Pourtant, l’article du Figaro a suscité de multiples reprises, sans que la revendication de YouTube y soit contestée ou même nuancée. Et on lit dans les commentaires suscités par la publication du PDG de Médiamétrie la question d’un professionnel qui parait déboussolé : « comment définit-on une chaîne de télévision ? ».
En l’espace de 20 ans, l’offre de vidéo a connu de multiples déclinaison, acronymes et concepts se sont multipliés (TVoD, SVoD, AVoD, FAST, HVoD, VoL, BVoD, TVS, streaming, CTV…) sans que les définitions de chacun ne soient jamais clairement établies.
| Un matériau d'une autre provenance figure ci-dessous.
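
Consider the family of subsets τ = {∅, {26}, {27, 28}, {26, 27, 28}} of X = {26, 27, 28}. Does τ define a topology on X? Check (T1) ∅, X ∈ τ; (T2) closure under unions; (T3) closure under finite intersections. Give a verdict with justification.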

Au final, ce sont mêmes les repères les plus élémentaires – ceux du simple dénombrement des contacts – qui se sont brouillés.
Alors que la mesure d’audience de la télévision s’est historiquement construite sur la publication quotidienne du nombre de téléspectateurs présents, en moyenne, sur l’ensemble de la durée d’un programme (nombre forcément inférieur à celui de ceux qui en ont vu au moins une partie), le digital tend à imposer une double révolution : le calcul – là aussi forcément plus flatteur – de la couverture mensuelle (autrement dit le total de ceux qui sont venu au moins une fois dans le mois), et un nombre de « vues » qui intègre ceux qui n’ont regardé qu’une partie du programme (10 secondes dans le cas de YouTube).
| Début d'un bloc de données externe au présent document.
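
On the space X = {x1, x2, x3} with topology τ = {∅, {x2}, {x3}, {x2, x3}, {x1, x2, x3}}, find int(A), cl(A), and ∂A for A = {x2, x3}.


int(A) = {x2, x3}, cl(A) = {x1, x2, x3}, ∂A = {x1}.

Closed sets in (X, τ) are complements of opens:
  closed(X, τ) = {∅, {x1}, {x1, x2}, {x1, x3}, {x1, x2, x3}}.
int(A) = ⋃ {U ∈ τ : U ⊆ A}. Opens contained in A: ∅, {x2}, {x3}, {x2, x3}.
Taking the union of these: int(A) = {x2, x3}.
cl(A) = ⋂ {C closed : A ⊆ C}. Closed sets containing A: {x1, x2, x3}.
Intersecting these: cl(A) = {x1, x2, x3}.
∂A = cl(A) ∖ int(A) = {x1, x2, x3} ∖ {x2, x3} = {x1}.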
Sans même ajouter que le thermomètre est différent (un acteur tiers dans le cas de la télévision ; les plateformes elles-mêmes dans celui de YouTube ou de ses concurrents), il n’est pas étonnant que les plus de 24 millions de téléspectateurs (différents) comptabilisés par Médiamétrie pendant la cérémonie d’ouverture des JO, elle-même, fasse du coup pâle figure par rapport aux 37 millions de vues affichées ce 7 novembre par le « compteur » de YouTube, pour Kaizen.
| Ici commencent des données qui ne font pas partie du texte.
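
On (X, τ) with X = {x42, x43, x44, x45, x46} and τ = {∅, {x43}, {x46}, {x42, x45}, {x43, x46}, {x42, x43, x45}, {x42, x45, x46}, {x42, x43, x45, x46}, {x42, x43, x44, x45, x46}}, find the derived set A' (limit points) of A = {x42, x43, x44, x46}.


A' = {x44, x45}

For each x ∈ X, list the open sets U ∈ τ with x ∈ U, then check whether U ∩ (A ∖ {x}) ≠ ∅ for every such U.
  x = x42: open {x42, x45} ∋ x has {x42, x45} ∩ (A ∖ {x42}) = ∅, so x is NOT a limit point.
  x = x43: open {x43} ∋ x has {x43} ∩ (A ∖ {x43}) = ∅, so x is NOT a limit point.
  x = x44: opens ∋ x are {x42, x43, x44, x45, x46}; each meets A ∖ {x44}, so x IS a limit point.
  x = x45: opens ∋ x are {x42, x45}, {x42, x43, x45}, {x42, x45, x46}, {x42, x43, x45, x46}, {x42, x43, x44, x45, x46}; each meets A ∖ {x45}, so x IS a limit point.
  x = x46: open {x46} ∋ x has {x46} ∩ (A ∖ {x46}) = ∅, so x is NOT a limit point.
Collecting: A' = {x44, x45}.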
Rapprocher les deux programmes conduit à une autre notion : le reach instantané, autrement dit la capacité de la télévision à fédérer de larges audiences à un moment t, plutôt que dans la longueur du temps. Si le rattrapage au cours des sept jours suivant la diffusion représente environ un tiers de l’audience pour certains programmes (le « consolidé à J+7 » de Médiamétrie), le live pèse donc, par définition, pour les deux tiers restants ; il aura fallu six semaines à Kaizen (depuis le 18 septembre) pour atteindre les 37 millions de visionnages revendiqués aujourd’hui.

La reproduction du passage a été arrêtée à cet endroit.